Resources

Code, data, and citation

Everything you need to reproduce the results and extend the benchmark.

Benchmark & pipeline

A uv-managed Python package covering Stage 1 (query), Stage 2 (LLM-as-judge), Stage 3 (aggregate) — and the mechanistic-analysis pipeline for Study 1.

GitHub repository ↗

Data

~500 instances across 15 H × C cells + 30 controls.

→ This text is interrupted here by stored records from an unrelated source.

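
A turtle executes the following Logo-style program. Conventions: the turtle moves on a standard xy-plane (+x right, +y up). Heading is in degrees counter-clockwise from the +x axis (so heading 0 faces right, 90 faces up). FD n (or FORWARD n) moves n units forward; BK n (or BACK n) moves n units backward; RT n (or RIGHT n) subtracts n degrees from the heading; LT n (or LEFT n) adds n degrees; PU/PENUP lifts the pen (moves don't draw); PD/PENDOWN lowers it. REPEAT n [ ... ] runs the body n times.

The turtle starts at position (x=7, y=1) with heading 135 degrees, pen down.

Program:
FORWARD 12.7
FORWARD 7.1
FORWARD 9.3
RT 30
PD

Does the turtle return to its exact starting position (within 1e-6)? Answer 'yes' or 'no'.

Answer: no

Derivation:
Executing turtle program step by step:
Start: pos=(7,1), heading=135, pen down
FD 12.7: (7,1) -> (-1.98,9.98) [heading=135, draw]
FD 7.1: (-1.98,9.98) -> (-7.001,15.001) [heading=135, draw]
FD 9.3: (-7.001,15.001) -> (-13.577,21.577) [heading=135, draw]
RT 30: heading 135 -> 105
PD: pen down
Final: pos=(-13.577,21.577), heading=105, 3 segment(s) drawn

Start position: (7, 1)
Final position: (-13.577, 21.577)
Distance = 29.1; >= 1e-6 -> NOT closed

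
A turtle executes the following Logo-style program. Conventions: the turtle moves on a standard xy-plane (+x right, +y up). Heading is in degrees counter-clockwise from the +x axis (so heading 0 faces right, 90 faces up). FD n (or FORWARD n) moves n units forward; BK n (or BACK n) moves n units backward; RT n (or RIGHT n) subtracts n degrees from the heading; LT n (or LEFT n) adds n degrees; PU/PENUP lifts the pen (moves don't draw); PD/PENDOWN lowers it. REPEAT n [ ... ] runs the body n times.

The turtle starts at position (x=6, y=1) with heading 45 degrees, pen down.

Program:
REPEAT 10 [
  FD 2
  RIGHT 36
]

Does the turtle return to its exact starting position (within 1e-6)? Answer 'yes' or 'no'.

Executing turtle program step by step:
Start: pos=(6,1), heading=45, pen down
REPEAT 10 [
  -- iteration 1/10 --
  FD 2: (6,1) -> (7.414,2.414) [heading=45, draw]
  RT 36: heading 45 -> 9
  -- iteration 2/10 --
  FD 2: (7.414,2.414) -> (9.39,2.727) [heading=9, draw]
  RT 36: heading 9 -> 333
  -- iteration 3/10 --
  FD 2: (9.39,2.727) -> (11.172,1.819) [heading=333, draw]
  RT 36: heading 333 -> 297
  -- iteration 4/10 --
  FD 2: (11.172,1.819) -> (12.08,0.037) [heading=297, draw]
  RT 36: heading 297 -> 261
  -- iteration 5/10 --
  FD 2: (12.08,0.037) -> (11.767,-1.938) [heading=261, draw]
  RT 36: heading 261 -> 225
  -- iteration 6/10 --
  FD 2: (11.767,-1.938) -> (10.353,-3.353) [heading=225, draw]
  RT 36: heading 225 -> 189
  -- iteration 7/10 --
  FD 2: (10.353,-3.353) -> (8.377,-3.665) [heading=189, draw]
  RT 36: heading 189 -> 153
  -- iteration 8/10 --
  FD 2: (8.377,-3.665) -> (6.595,-2.757) [heading=153, draw]
  RT 36: heading 153 -> 117
  -- iteration 9/10 --
  FD 2: (6.595,-2.757) -> (5.687,-0.975) [heading=117, draw]
  RT 36: heading 117 -> 81
  -- iteration 10/10 --
  FD 2: (5.687,-0.975) -> (6,1) [heading=81, draw]
  RT 36: heading 81 -> 45
]
Final: pos=(6,1), heading=45, 10 segment(s) drawn

Start position: (6, 1)
Final position: (6, 1)
Distance = 0; < 1e-6 -> CLOSED

Answer: yes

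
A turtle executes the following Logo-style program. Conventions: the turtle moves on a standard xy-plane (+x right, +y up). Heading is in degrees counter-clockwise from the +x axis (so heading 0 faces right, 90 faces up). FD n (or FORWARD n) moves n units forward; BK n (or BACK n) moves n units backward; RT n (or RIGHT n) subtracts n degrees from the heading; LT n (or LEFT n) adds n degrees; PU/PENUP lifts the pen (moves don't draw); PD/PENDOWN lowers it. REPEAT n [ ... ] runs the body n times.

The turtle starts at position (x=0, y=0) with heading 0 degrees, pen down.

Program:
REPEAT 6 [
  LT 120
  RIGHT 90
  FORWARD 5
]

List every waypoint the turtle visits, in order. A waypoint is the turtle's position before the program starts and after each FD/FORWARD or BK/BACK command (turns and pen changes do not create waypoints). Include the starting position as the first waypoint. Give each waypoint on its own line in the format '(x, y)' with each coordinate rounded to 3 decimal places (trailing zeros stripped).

Executing turtle program step by step:
Start: pos=(0,0), heading=0, pen down
REPEAT 6 [
  -- iteration 1/6 --
  LT 120: heading 0 -> 120
  RT 90: heading 120 -> 30
  FD 5: (0,0) -> (4.33,2.5) [heading=30, draw]
  -- iteration 2/6 --
  LT 120: heading 30 -> 150
  RT 90: heading 150 -> 60
  FD 5: (4.33,2.5) -> (6.83,6.83) [heading=60, draw]
  -- iteration 3/6 --
  LT 120: heading 60 -> 180
  RT 90: heading 180 -> 90
  FD 5: (6.83,6.83) -> (6.83,11.83) [heading=90, draw]
  -- iteration 4/6 --
  LT 120: heading 90 -> 210
  RT 90: heading 210 -> 120
  FD 5: (6.83,11.83) -> (4.33,16.16) [heading=120, draw]
  -- iteration 5/6 --
  LT 120: heading 120 -> 240
  RT 90: heading 240 -> 150
  FD 5: (4.33,16.16) -> (0,18.66) [heading=150, draw]
  -- iteration 6/6 --
  LT 120: heading 150 -> 270
  RT 90: heading 270 -> 180
  FD 5: (0,18.66) -> (-5,18.66) [heading=180, draw]
]
Final: pos=(-5,18.66), heading=180, 6 segment(s) drawn
Waypoints (7 total):
(0, 0)
(4.33, 2.5)
(6.83, 6.83)
(6.83, 11.83)
(4.33, 16.16)
(0, 18.66)
(-5, 18.66)

Answer: (0, 0)
(4.33, 2.5)
(6.83, 6.83)
(6.83, 11.83)
(4.33, 16.16)
(0, 18.66)
(-5, 18.66)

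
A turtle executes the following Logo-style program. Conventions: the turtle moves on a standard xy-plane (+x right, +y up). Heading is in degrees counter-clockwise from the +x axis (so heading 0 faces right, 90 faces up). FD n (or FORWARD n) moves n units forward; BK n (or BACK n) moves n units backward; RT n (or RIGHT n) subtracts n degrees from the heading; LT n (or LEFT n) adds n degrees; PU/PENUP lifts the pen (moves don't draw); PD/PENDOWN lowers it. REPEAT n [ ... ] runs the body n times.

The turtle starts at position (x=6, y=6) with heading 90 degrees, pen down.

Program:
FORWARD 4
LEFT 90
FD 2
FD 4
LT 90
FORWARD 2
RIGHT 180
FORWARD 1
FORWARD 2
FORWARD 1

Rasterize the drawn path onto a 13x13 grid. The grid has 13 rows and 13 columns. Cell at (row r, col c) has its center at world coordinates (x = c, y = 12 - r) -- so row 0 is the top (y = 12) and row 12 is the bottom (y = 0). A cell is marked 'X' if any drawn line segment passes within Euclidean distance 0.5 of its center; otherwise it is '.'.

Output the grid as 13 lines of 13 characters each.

Segment 0: (6,6) -> (6,10)
Segment 1: (6,10) -> (4,10)
Segment 2: (4,10) -> (0,10)
Segment 3: (0,10) -> (-0,8)
Segment 4: (-0,8) -> (-0,9)
Segment 5: (-0,9) -> (-0,11)
Segment 6: (-0,11) -> (-0,12)

Answer: X............
X............
XXXXXXX......
X.....X......
X.....X......
......X......
......X......
.............
.............
.............
.............
.............
.............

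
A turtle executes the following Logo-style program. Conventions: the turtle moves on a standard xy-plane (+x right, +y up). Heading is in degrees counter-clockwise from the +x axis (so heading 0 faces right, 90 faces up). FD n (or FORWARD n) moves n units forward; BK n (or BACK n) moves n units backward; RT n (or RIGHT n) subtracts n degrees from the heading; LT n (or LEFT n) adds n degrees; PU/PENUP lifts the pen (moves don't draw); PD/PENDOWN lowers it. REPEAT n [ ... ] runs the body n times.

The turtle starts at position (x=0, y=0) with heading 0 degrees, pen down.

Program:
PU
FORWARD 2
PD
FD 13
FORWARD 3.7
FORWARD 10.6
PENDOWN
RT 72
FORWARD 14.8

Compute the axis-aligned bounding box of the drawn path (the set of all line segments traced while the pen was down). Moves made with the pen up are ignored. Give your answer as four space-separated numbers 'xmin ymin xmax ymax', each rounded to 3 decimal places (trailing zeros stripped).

Answer: 2 -14.076 33.873 0

Derivation:
Executing turtle program step by step:
Start: pos=(0,0), heading=0, pen down
PU: pen up
FD 2: (0,0) -> (2,0) [heading=0, move]
PD: pen down
FD 13: (2,0) -> (15,0) [heading=0, draw]
FD 3.7: (15,0) -> (18.7,0) [heading=0, draw]
FD 10.6: (18.7,0) -> (29.3,0) [heading=0, draw]
PD: pen down
RT 72: heading 0 -> 288
FD 14.8: (29.3,0) -> (33.873,-14.076) [heading=288, draw]
Final: pos=(33.873,-14.076), heading=288, 4 segment(s) drawn

Segment endpoints: x in {2, 15, 18.7, 29.3, 33.873}, y in {-14.076, 0}
xmin=2, ymin=-14.076, xmax=33.873, ymax=0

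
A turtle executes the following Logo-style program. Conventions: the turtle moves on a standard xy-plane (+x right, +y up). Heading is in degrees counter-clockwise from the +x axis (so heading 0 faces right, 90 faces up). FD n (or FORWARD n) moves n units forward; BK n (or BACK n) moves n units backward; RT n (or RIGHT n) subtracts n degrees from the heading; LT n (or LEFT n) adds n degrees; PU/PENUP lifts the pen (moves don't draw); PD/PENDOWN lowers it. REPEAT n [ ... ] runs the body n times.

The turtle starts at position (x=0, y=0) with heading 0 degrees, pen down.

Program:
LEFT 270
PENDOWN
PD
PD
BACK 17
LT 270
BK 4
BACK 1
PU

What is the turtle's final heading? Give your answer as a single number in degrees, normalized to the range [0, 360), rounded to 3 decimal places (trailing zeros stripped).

Executing turtle program step by step:
Start: pos=(0,0), heading=0, pen down
LT 270: heading 0 -> 270
PD: pen down
PD: pen down
PD: pen down
BK 17: (0,0) -> (0,17) [heading=270, draw]
LT 270: heading 270 -> 180
BK 4: (0,17) -> (4,17) [heading=180, draw]
BK 1: (4,17) -> (5,17) [heading=180, draw]
PU: pen up
Final: pos=(5,17), heading=180, 3 segment(s) drawn

Answer: 180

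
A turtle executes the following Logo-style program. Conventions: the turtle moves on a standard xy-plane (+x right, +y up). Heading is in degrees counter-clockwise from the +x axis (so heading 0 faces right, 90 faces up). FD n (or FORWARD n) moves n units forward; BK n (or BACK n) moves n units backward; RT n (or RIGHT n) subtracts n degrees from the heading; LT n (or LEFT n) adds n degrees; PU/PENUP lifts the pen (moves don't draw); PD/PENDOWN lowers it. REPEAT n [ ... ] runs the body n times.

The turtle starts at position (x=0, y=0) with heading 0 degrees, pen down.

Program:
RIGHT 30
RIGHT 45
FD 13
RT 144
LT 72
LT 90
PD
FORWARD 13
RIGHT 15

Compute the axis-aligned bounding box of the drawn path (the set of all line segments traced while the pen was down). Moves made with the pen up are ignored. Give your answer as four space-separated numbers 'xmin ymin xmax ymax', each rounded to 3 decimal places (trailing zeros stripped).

Answer: 0 -23.46 10.445 0

Derivation:
Executing turtle program step by step:
Start: pos=(0,0), heading=0, pen down
RT 30: heading 0 -> 330
RT 45: heading 330 -> 285
FD 13: (0,0) -> (3.365,-12.557) [heading=285, draw]
RT 144: heading 285 -> 141
LT 72: heading 141 -> 213
LT 90: heading 213 -> 303
PD: pen down
FD 13: (3.365,-12.557) -> (10.445,-23.46) [heading=303, draw]
RT 15: heading 303 -> 288
Final: pos=(10.445,-23.46), heading=288, 2 segment(s) drawn

Segment endpoints: x in {0, 3.365, 10.445}, y in {-23.46, -12.557, 0}
xmin=0, ymin=-23.46, xmax=10.445, ymax=0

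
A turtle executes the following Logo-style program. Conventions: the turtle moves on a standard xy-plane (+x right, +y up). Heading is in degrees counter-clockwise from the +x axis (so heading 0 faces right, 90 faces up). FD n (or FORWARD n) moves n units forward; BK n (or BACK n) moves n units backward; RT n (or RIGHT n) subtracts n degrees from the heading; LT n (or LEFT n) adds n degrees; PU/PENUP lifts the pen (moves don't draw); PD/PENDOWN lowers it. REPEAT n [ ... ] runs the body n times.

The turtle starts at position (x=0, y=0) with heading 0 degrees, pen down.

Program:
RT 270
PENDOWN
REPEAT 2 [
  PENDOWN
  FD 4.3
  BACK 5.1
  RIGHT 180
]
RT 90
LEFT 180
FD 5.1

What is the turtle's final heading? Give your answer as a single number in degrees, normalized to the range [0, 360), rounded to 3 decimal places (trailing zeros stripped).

Answer: 180

Derivation:
Executing turtle program step by step:
Start: pos=(0,0), heading=0, pen down
RT 270: heading 0 -> 90
PD: pen down
REPEAT 2 [
  -- iteration 1/2 --
  PD: pen down
  FD 4.3: (0,0) -> (0,4.3) [heading=90, draw]
  BK 5.1: (0,4.3) -> (0,-0.8) [heading=90, draw]
  RT 180: heading 90 -> 270
  -- iteration 2/2 --
  PD: pen down
  FD 4.3: (0,-0.8) -> (0,-5.1) [heading=270, draw]
  BK 5.1: (0,-5.1) -> (0,0) [heading=270, draw]
  RT 180: heading 270 -> 90
]
RT 90: heading 90 -> 0
LT 180: heading 0 -> 180
FD 5.1: (0,0) -> (-5.1,0) [heading=180, draw]
Final: pos=(-5.1,0), heading=180, 5 segment(s) drawn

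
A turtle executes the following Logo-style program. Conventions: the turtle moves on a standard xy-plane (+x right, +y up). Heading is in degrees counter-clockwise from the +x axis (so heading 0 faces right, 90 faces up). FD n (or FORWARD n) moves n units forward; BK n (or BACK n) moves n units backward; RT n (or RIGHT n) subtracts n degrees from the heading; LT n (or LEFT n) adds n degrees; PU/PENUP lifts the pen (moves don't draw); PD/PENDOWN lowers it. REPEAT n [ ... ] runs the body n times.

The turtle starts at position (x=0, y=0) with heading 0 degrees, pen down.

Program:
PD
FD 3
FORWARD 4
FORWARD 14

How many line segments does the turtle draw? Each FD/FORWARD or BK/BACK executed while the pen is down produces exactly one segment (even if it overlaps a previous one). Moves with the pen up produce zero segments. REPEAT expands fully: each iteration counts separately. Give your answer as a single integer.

Answer: 3

Derivation:
Executing turtle program step by step:
Start: pos=(0,0), heading=0, pen down
PD: pen down
FD 3: (0,0) -> (3,0) [heading=0, draw]
FD 4: (3,0) -> (7,0) [heading=0, draw]
FD 14: (7,0) -> (21,0) [heading=0, draw]
Final: pos=(21,0), heading=0, 3 segment(s) drawn
Segments drawn: 3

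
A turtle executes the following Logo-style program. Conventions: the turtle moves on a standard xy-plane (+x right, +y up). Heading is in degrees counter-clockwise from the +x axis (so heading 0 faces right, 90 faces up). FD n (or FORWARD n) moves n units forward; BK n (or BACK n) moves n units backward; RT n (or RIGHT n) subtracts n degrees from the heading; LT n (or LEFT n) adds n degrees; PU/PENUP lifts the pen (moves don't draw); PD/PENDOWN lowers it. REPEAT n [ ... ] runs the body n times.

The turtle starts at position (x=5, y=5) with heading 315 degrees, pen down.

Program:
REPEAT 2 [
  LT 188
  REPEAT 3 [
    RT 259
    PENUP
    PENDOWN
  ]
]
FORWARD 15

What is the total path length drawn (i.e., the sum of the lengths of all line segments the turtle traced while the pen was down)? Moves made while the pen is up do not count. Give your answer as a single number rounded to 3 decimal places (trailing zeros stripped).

Executing turtle program step by step:
Start: pos=(5,5), heading=315, pen down
REPEAT 2 [
  -- iteration 1/2 --
  LT 188: heading 315 -> 143
  REPEAT 3 [
    -- iteration 1/3 --
    RT 259: heading 143 -> 244
    PU: pen up
    PD: pen down
    -- iteration 2/3 --
    RT 259: heading 244 -> 345
    PU: pen up
    PD: pen down
    -- iteration 3/3 --
    RT 259: heading 345 -> 86
    PU: pen up
    PD: pen down
  ]
  -- iteration 2/2 --
  LT 188: heading 86 -> 274
  REPEAT 3 [
    -- iteration 1/3 --
    RT 259: heading 274 -> 15
    PU: pen up
    PD: pen down
    -- iteration 2/3 --
    RT 259: heading 15 -> 116
    PU: pen up
    PD: pen down
    -- iteration 3/3 --
    RT 259: heading 116 -> 217
    PU: pen up
    PD: pen down
  ]
]
FD 15: (5,5) -> (-6.98,-4.027) [heading=217, draw]
Final: pos=(-6.98,-4.027), heading=217, 1 segment(s) drawn

Segment lengths:
  seg 1: (5,5) -> (-6.98,-4.027), length = 15
Total = 15

Answer: 15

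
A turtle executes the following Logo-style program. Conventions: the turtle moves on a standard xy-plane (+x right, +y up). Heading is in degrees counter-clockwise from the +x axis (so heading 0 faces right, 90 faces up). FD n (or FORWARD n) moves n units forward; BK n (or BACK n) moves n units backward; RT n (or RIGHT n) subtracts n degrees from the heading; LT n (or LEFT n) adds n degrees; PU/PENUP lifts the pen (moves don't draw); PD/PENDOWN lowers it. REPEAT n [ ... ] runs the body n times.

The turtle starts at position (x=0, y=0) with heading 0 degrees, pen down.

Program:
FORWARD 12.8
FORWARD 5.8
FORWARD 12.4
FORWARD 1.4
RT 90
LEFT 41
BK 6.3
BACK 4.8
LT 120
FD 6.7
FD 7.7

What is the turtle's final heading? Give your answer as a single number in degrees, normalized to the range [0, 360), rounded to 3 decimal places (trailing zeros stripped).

Answer: 71

Derivation:
Executing turtle program step by step:
Start: pos=(0,0), heading=0, pen down
FD 12.8: (0,0) -> (12.8,0) [heading=0, draw]
FD 5.8: (12.8,0) -> (18.6,0) [heading=0, draw]
FD 12.4: (18.6,0) -> (31,0) [heading=0, draw]
FD 1.4: (31,0) -> (32.4,0) [heading=0, draw]
RT 90: heading 0 -> 270
LT 41: heading 270 -> 311
BK 6.3: (32.4,0) -> (28.267,4.755) [heading=311, draw]
BK 4.8: (28.267,4.755) -> (25.118,8.377) [heading=311, draw]
LT 120: heading 311 -> 71
FD 6.7: (25.118,8.377) -> (27.299,14.712) [heading=71, draw]
FD 7.7: (27.299,14.712) -> (29.806,21.993) [heading=71, draw]
Final: pos=(29.806,21.993), heading=71, 8 segment(s) drawn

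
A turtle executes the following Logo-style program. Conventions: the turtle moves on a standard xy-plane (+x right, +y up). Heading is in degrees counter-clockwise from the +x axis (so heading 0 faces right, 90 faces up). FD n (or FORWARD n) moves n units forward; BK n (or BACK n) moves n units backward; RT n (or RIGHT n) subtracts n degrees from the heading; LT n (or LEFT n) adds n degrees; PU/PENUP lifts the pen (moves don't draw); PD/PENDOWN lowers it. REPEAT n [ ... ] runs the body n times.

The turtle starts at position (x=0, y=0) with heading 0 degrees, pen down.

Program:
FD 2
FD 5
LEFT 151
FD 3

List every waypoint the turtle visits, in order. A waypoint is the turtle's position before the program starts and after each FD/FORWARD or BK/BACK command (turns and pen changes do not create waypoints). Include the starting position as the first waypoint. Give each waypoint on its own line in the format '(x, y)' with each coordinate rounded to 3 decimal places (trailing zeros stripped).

Answer: (0, 0)
(2, 0)
(7, 0)
(4.376, 1.454)

Derivation:
Executing turtle program step by step:
Start: pos=(0,0), heading=0, pen down
FD 2: (0,0) -> (2,0) [heading=0, draw]
FD 5: (2,0) -> (7,0) [heading=0, draw]
LT 151: heading 0 -> 151
FD 3: (7,0) -> (4.376,1.454) [heading=151, draw]
Final: pos=(4.376,1.454), heading=151, 3 segment(s) drawn
Waypoints (4 total):
(0, 0)
(2, 0)
(7, 0)
(4.376, 1.454)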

Each instance is self-contained JSON; every instance has a minimal pair and three explicitness variants.

Dataset (JSON) ↗

Quickstart

# 1. Install
uv sync
cp .env.example .env              # fill in API keys you plan to use

# 2. Evaluate a model (collect + judge end-to-end)
PYTHONPATH=src python -m hob.run_benchmark --models gpt-5.4 --trials 10

# 3. Or the staged pipeline (judge once for many models)
PYTHONPATH=src python -m hob.collect  --model gpt-5.4 --trials 10
PYTHONPATH=src python -m hob.judge    --input-dir results/
PYTHONPATH=src python -m hob.analysis --input-dir results/

Supported model keys: gpt-5.2, gpt-5.4, claude-opus-4.6, claude-sonnet-4.5, deepseek-r1, gemini-3-pro, grok-4.2, kimi-k2.5, gpt-oss-120b, llama-4, qwen3-32b, qwen3-14b, qwen3.5-27b, gpt-oss-20b.

Evaluation protocol

  1. Present question zero-shot (no system prompt).
  2. Collect N = 10 trials per instance per model.
  3. Judge each response with Qwen3-32B → correct / incorrect / ambiguous.
  4. Strict accuracy: an instance counts as correct only if all N trials are correct.

BibTeX

@article{li2026model,
  title={The Model Says Walk: How Surface Heuristics Override Implicit Constraints in LLM Reasoning},
  author={Li, Yubo and Zhang, Lu and Jiang, Tianchong and Krishnan, Ramayya and Padman, Rema},
  journal={arXiv preprint arXiv:2603.29025},
  year={2026}
}

Questions, issues, contributions

Open an issue or discussion on the GitHub repository, or email the corresponding author: yubol@andrew.cmu.edu.

To add a new instance, drop a JSON blob into data/hob_benchmark_full.json under instances — the schema is documented in data/README.md.